Tschetschenienkrieg als Ausgangspunkt

Andere deutsche Dschihadisten wurden Steinberg zufolge ebenfalls von tschetschenischen Gruppierungen trainiert, bevor sie sich der Terrormiliz IS anschlossen. Zu ihnen zählt auch der inzwischen zu Berühmtheit gelangte Ex-Rapper Deso Dogg, alias Denis Cuspert. Er wurde laut Steinberg offenbar bei den "Soldaten Syriens" ausgebildet. Anführer dieser Gruppe war Muslim Abu Walid alias Muslim Margoschwili. Dieser stammt wie Batiraschwili aus dem georgischen Pankisi-Tal, kämpfte im zweiten Tschetschenienkrieg und wird dafür unter Dschihadisten verehrt.

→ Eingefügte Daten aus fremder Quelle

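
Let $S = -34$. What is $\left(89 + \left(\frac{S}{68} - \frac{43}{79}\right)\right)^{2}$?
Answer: $\frac{193126609}{24964} \approx 7736.2$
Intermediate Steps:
$\left(89 + \left(\frac{S}{68} - \frac{43}{79}\right)\right)^{2} = \left(89 - \left(\frac{1}{2} + \frac{43}{79}\right)\right)^{2} = \left(89 - \frac{165}{158}\right)^{2} = \left(\frac{13897}{158}\right)^{2} = \frac{193126609}{24964}$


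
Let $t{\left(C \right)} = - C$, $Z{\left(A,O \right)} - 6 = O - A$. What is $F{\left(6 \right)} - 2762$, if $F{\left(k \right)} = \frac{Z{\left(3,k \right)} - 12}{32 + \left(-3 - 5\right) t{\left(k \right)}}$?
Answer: $- \frac{220963}{80} \approx -2762.0$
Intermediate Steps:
$Z{\left(A,O \right)} = 6 + O - A$ ($Z{\left(A,O \right)} = 6 - \left(A - O\right) = 6 + O - A$)
$F{\left(k \right)} = \frac{-9 + k}{32 + 8 k}$ ($F{\left(k \right)} = \frac{\left(6 + k - 3\right) - 12}{32 + \left(-3 - 5\right) \left(- k\right)} = \frac{\left(6 + k - 3\right) - 12}{32 - 8 \left(- k\right)} = \frac{\left(3 + k\right) - 12}{32 + 8 k} = \frac{-9 + k}{32 + 8 k}$)
$F{\left(6 \right)} - 2762 = \frac{-9 + 6}{8 \left(4 + 6\right)} - 2762 = \frac{1}{8} \cdot \frac{1}{10} \left(-3\right) - 2762 = - \frac{3}{80} - 2762 = - \frac{220963}{80}$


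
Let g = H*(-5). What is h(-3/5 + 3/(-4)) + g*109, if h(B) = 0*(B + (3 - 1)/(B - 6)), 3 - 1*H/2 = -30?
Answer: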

Steinberg legt dar, wie die beiden Kriege in Tschetschenien zwischen 1994 und 2009 einen besonderen Reiz auf dschihadistisch gesinnte Männer in Deutschland ausübten: Bereits die Mitglieder der Sauerland-Gruppe hätten auf der Seite der Tschetschenen gegen die russische Staatsmacht kämpfen wollen. Auch der 9/11-Attentäter Mohammed Atta sei von ihrem Kampf begeistert gewesen. Wer an den Tschetschenien-Kriegen teilgenommen hat, gilt bis heute als besonders kampferprobt und erfahren.

Traumatisierte Krieger

In Tschetschenien selbst konnten die Menschen ihre traumatischen Kriegserfahrungen kaum verarbeiten. Viele Männer fanden nicht mehr in den friedlichen Alltag zurück. Das liege nicht nur an der tschetschenischen Kultur, sondern auch an der autoritären Herrschaft von Präsident Ramsan Kadyrow, erklärt eine Kaukasus-Expertin. Kadyrows Macht hängt von der Unterstützung Moskaus ab: Die Geschichte lasse er öffentlich so auslegen, dass die Tschetschenen selbst Schuld an Vertreibung und Krieg mit den Russen trügen.

Viele Tschetschenen gingen in den vergangenen Jahren in die europäische Diaspora oder auch in die Türkei, von wo aus zahlreiche Männer in den Krieg nach Syrien aufbrachen. Kadyrow jedoch dementiert, dass Männer aus Tschetschenien in Syrien gegen die Führung um Präsident Baschar al Assad kämpfen. Denn zu Assads wenigen Verbündeten zählt der russische Präsident Wladimir Putin.

Kisten ausgegrenzt, diskriminiert und radikalisiert

Kadyrow behauptet vielmehr, dass sich Kämpfer wie Omar al Schischani alias Tarchan Batiraschwili nur als Tschetschenen ausgeben. Wenn sich wohl auch einige Kämpfer zu Unrecht mit dem Namen al Schischani - also "der Tschetschene" - schmücken, trifft dies auf Batiraschwili nur im strengen Sinne zu. Denn als Kiste war seine Heimat, das georgische Pankisi-Tal, stark von den Tschetschenienkriegen betroffen. Damals flüchteten mehr als 7000 Menschen aus Tschetschenien nach Georgien, unter ihnen auch radikale Kämpfer.

Auch wenn die Kämpfer 2002 aus dem Tal vertrieben wurden, bleibt Misstrauen. Die Kisten werden als Sicherheitsrisiko gesehen und entsprechend behandelt. Die Muslime sind wenig in das politische Leben integriert, ihre soziale Lage ist häufig noch schlechter als die der anderen Bevölkerung in Georgien. Zwar bemüht sich die Regierung in Tiflis seit 2002 stärker um die Versorgung der Armeeveteranen und um eine Verbesserung der berüchtigt schlechten Verhältnisse in den Gefängnissen. Aber wo junge Menschen keine Perspektive sehen, findet dschihadistisches Gedankengut fruchtbaren Boden, nicht nur in Georgien.